Way back in 1E, lower level wizards in our game rarely consumed a coveted spell slot
With the addition of cantrips in 3E, detect magic could safely be used in the field. Of course there were the complications as everything in 3E had complications. You needed to build your spellcraft skill to keep a high success rate. However, if you took a few rounds you would learn not just whether there were magic items, but how many, where, how strong and what school. If you wanted to hide you magic items there was still the old stand by various thicknesses of various materials but barring that, you pretty much found all the magic items if you cast the spell.
I never gave the changes between 1E and 3E too much thought until I saw the 5E detect magic spell in use.
For the duration, you sense the presence of magic within 30 feet of you.
I take this as you just 'sense' that magic is within 30' of you in any direction. You would not know the direction, just sense the existence/presence of magic within 30'. You would not know the number of items, or even the relative strength.
If you sense magic in this way, you can use your action to see a faint aura around any visible creature or object in the area that bears magic, and you learn its school of magic, if any.
Key word here is visible. If you do not see it, you would not see the aura. I like this so much. You would still have to search for the magic item which you sensed. This brings the other players back into the game. Sure, you might find clever ways of narrowing the search area using some geometry and such. But just having the item obscured by a floor board, a closed cabinet, a locked draw, you name it - keeps the search in 'searching for treasure'.
The spell can penetrate most barriers, but it is blocked by 1 foot of stone, 1 inch of common metal, a thin sheet of lead, or 3 feet of wood or dirt.

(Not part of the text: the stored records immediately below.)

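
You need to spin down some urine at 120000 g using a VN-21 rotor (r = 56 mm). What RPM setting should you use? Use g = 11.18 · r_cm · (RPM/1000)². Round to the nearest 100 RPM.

r = 56 mm = 5.6 cm
120,000 = 11.18 × 5.6 × (N/1000)²
(N/1000)² = 120,000 / 62.608 = 1916.688
N = 1000 × √1916.688 ≈ 43,780.0

N ≈ 43800 RPM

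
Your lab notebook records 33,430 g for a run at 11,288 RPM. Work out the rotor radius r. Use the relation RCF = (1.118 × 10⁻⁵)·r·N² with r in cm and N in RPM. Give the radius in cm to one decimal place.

23.5 cm

RCF = 1.118 × 10⁻⁵ × r × N²
33430 = 1.118 × 10⁻⁵ × r × (11288)²
r = 33430 / (1.118 × 10⁻⁵ × 127,418,944) = 33430 / 1424.544 ≈ 23.467 cm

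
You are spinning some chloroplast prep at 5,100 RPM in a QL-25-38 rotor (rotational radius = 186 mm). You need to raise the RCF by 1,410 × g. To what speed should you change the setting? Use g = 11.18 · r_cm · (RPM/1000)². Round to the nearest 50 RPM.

≈ 5750 RPM

r = 186 mm = 18.6 cm
Current RCF = 11.18 × 18.6 × (5.1)² = 11.18 × 18.6 × 26.01 ≈ 5,408.7 × g
Target RCF = 5,408.7 + 1,410 = 6,818.7 × g
(N/1000)² = 6,818.7 / 207.948 = 32.79041
N = 1000 × √32.79041 ≈ 5,726.3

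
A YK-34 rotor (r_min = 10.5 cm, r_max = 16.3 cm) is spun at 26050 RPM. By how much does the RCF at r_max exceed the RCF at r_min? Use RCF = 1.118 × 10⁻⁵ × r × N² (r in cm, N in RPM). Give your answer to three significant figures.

RCF_max = 1.118 × 10⁻⁵ × 16.3 × (26050)² = 1.118 × 10⁻⁵ × 16.3 × 678,602,500 ≈ 123,664.4 × g
RCF_min = 1.118 × 10⁻⁵ × 10.5 × (26050)² = 1.118 × 10⁻⁵ × 10.5 × 678,602,500 ≈ 79,661.1 × g
ΔRCF = 123,664.4 − 79,661.1 = 44,003.3

ΔRCF ≈ 44000 x g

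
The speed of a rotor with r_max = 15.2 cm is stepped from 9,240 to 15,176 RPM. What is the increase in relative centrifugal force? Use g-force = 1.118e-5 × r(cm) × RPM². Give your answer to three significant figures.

RCF₁ = 1.118 × 10⁻⁵ × 15.2 × (9240)² = 1.118 × 10⁻⁵ × 15.2 × 85,377,600 ≈ 14,508.7 × g
RCF₂ = 1.118 × 10⁻⁵ × 15.2 × (15176)² = 1.118 × 10⁻⁵ × 15.2 × 230,310,976 ≈ 39,138.1 × g
Increase = 39,138.1 − 14,508.7 = 24,629.4

24600 ×g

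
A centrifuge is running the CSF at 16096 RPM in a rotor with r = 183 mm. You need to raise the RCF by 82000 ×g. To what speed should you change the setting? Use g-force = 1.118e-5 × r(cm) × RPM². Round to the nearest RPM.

r = 183 mm = 18.3 cm
Current RCF = 1.118 × 10⁻⁵ × 18.3 × (16096)² = 1.118 × 10⁻⁵ × 18.3 × 259,081,216 ≈ 53,006.5 × g
Target RCF = 53,006.5 + 82,000 = 135,006.5 × g
N² = 135,006.5 / (20.4594 × 10⁻⁵) = 659,875,167
N ≈ √659,875,167 ≈ 25,688.0

N₂ ≈ 25688 RPM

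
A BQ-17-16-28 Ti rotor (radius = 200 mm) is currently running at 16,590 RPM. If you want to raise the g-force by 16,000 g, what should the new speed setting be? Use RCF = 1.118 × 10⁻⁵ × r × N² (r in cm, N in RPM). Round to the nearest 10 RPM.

≈ 18620 RPM

r = 200 mm = 20.0 cm
Current RCF = 1.118 × 10⁻⁵ × 20 × (16590)² = 1.118 × 10⁻⁵ × 20 × 275,228,100 ≈ 61,541 × g
Target RCF = 61,541 + 16,000 = 77,541 × g
N² = 77,541 / (22.36 × 10⁻⁵) = 346,784,436
N ≈ √346,784,436 ≈ 18,622.1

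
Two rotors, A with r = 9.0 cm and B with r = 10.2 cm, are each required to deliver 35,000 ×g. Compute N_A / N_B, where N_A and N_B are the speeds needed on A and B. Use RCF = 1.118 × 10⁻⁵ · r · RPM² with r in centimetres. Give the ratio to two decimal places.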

This section refers back to the sense statement. If there is a visible barrier of this sort, you certainly could not see the item anyway. I like that they remain consistent with earlier editions in this way.
Low level 1E kept the search in by simply making spells rare. I like that detect magic can be cast as a ritual, and like even more that simple change in language which keeps the search in the game. It definitely gets my DM juices flowing with ideas.
One interesting point, as I tried to look up the school of magic for the potion they located, I did not find one. Not sure if I am supposed to extrapolate that, or, as implied by the spell (if any) not every item/object will have a school. Until I learn otherwise, I am going with the later.
The dice never lie.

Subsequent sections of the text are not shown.